En me promenant dans le parc du Mont Saint-Bruno, ce matin, une lamiacée inconnue a attiré mon attention par sa taille et ses grandes fleurs jaune citron. Je ne l'avais jamais vu dans le coin et, étant donné sa proximité avec des propriétés privés, je me suis dit qu'elle s'était probablement échappée d'un jardin, puis j'ai pris quelques photos pour une identification ultérieure. 

En me relevant et en examinant les alentours, j'ai constaté qu'il y en avait partout dans le sous-bois, en tapis denses, au point de me demander si elle pourrait éventuellement poser un problème pour la flore locale.

De retour à la maison, iNaturalist me l'a identifiée comme étant Salvia glutinosa, la Sauge glutineuse, originaire d'Europe de l'Est. Le même iNaturalist ne répertorie que quelques mentions de la plante au Canada: 3 autour de Toronto, 2 dans un jardin de Longueuil et dans un parc avoisinant et 13 dans le parc du Mont-Saint-Bruno. Quant à Vascan - Canadensys qui inventorie les espèces vasculaires canadiennes, il ne la connaît pas encore.

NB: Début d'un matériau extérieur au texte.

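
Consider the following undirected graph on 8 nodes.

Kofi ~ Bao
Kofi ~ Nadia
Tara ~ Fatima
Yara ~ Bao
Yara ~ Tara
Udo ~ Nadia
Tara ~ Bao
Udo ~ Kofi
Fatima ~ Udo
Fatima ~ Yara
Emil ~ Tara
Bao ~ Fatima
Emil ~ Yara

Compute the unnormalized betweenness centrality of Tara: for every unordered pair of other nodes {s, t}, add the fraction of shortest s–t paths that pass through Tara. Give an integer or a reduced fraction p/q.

5/2

Pairs whose geodesics pass through Tara — Emil–Fatima: 1/2; Emil–Bao: 1/2; Emil–Udo: 1/2; Emil–Kofi: 1/2; Emil–Nadia: 2/4.
All other pairs contribute 0.
Summing the contributions gives betweenness(Tara) = 5/2.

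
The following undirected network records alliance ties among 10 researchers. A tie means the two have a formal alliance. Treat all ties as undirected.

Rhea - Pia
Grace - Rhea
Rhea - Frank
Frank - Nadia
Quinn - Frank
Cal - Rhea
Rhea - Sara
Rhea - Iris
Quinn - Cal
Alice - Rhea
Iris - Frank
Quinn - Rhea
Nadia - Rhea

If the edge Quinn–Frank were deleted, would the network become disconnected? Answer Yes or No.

No

Even without that edge, Quinn still reaches Frank via Quinn – Rhea – Frank, so the network stays connected. Not a bridge.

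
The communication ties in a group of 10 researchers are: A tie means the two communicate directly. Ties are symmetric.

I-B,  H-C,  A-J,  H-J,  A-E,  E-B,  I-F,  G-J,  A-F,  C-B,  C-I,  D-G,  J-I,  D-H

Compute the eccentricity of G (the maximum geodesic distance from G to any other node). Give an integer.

3

Distances from G: A:2, B:3, C:3, D:1, E:3, F:3, H:2, I:2, J:1.
The largest is 3 (to C, B, F, and E), so the eccentricity of G is 3.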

En revanche, aux États-unis, certains états la considèrent comme une invasive. 

De l'or et des rubis

C'est ce que nous avons trouvé en nous promenant dans le parc des îles de Boucherville au milieu des verges d'or, des tanaisies et des glycines tubéreuses. Il y avait aussi un dindon sauvage.

Vous dire si les solidages étaient canadiens, très hauts ou autre… j'avoue que cela ne m'intéressait pas vraiment sur le moment, qui était plutôt contemplatif.

Plus loin, nous sommes tombés sur un aménagement qui m'a presque fait croire en un avenir meilleur. Habituellement, quand des frênes meurent de l'agrille, on les coupe à la base et on replante, dans le meilleur des cas, une espèce unique en rangs régulièrement et exagérément espacés. La théorie qui guide ce style de plantation tient probablement plus du taylorisme que de l'écologie et le résultat est généralement navrant pour les yeux.

À Boucherville, on a innové en s'inspirant un peu plus de la nature. D'abord, on a coupé plus haut, laissant ainsi une chance à la faune utilisatrice de bois mort d'en profiter. On a aussi planté plus serré et selon une géométrie qui m'a semblé moins rectiligne. Enfin, on a mélangé les essences. 

L'épinette d'Anticosti

Beaucoup de plantes de la maison et du jardin ont une histoire à raconter et sont attachées à une rencontre ou à un lieu. 

Par exemple, en 2003, j'ai fait un séjour magnifique sur l'île d'Anticosti avec des amis, une île incroyable sur laquelle on peut soulever 200 km de poussière sans rencontrer autre chose que des corbillards d'épinettes et des pyguargues.

Peut-être cela a-t-il changé, mais à l'époque, ce n'était pas un endroit où l'on débarquait à l'improviste. Pour un séjour de 15 jours, il fallait penser à faire ses deux commandes d'épicerie d'avance pour être certain d'être ŗavitaillé en temps et lieu. Il fallait aussi réserver son pick-up pour pouvoir circuler sur les chemins de terre en toute sécurité.

Bref, un endroit comme je les aime et dont j'ai voulu garder un souvenir sous la forme d'une petite épinette de 10 cm de haut...une sorte de sauvetage. Je l'ai planté dans le fond du jardin à côté d'un faux-cyprès de Nootka qui était déjà là.

Ce matin, en me remémorant un autre souvenir que j'ai semé à ses pieds, j'ai levé les yeux au sommet de l'épinette - à peine 3 mètres - et j'ai eu la grande joie de découvrir ses trois premières cocottes. Ah ben ça alors ! Vingt-trois ans pour en arriver là et faire resurgir toutes les images de renards hybrides, d'aréthuse, de trilobite et de dryade que j'avais dans la tête.